= Infant oral mutilation =

Dangerous procedure in some traditional medicine systems

Infant oral mutilation (IOM) is a dangerous and sometimes fatal dental procedure performed by practitioners of traditional medicine in many areas of Africa.

==Description==
Typically, a parent may take a sick child to a traditional healer, who will look in the child's mouth and attribute the illness to "tooth worms". The healer will point out the small, white, developing tooth buds as being "tooth worms", and then dig the "worms" out of the gums without local anesthesia and using a non-sterile tool (normally a metal bicycle spoke). The canine teeth are often the ones pointed out, as they are more prominent. The removed tooth buds are then shown to the parent, their small, milky appearance somewhat resembling worms.

==Harm==
This practice inflicts pain and suffering on a child who may already be sick (or perhaps teething), and in some cases it is carried out on a healthy child in a bid to prevent future illness. The unhygienic methods can cause bloodstream infections, tetanus, pass on HIV, and can on occasion be fatal.
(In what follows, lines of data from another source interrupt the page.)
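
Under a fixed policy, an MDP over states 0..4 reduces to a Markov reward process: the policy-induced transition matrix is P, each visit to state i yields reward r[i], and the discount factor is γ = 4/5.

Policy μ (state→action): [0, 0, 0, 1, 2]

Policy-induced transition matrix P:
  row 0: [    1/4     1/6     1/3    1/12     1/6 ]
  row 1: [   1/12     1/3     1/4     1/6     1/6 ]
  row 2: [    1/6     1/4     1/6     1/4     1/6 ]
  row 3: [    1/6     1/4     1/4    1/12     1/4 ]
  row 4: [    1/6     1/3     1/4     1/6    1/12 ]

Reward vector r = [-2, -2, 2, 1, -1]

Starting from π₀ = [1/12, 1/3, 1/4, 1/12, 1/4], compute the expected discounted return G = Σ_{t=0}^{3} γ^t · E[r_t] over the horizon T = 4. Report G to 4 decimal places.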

The underlying permanent teeth can be damaged thus causing lifelong dental problems. Dental care providers, especially outside Africa, may not necessarily be equipped with the knowledge or skills to diagnose and manage the consequences of this procedure.In addition, if there is an existing illness, the child may not receive the medical attention necessary.

==Geographic extent==
There is published evidence of IOM occurring in Chad, DR Congo, Ethiopia, Kenya, Rwanda, Somalia, Sudan, Tanzania and Uganda. It has also been observed in African immigrants now living in France, Israel, USA, Australia, Norway, New Zealand and the UK.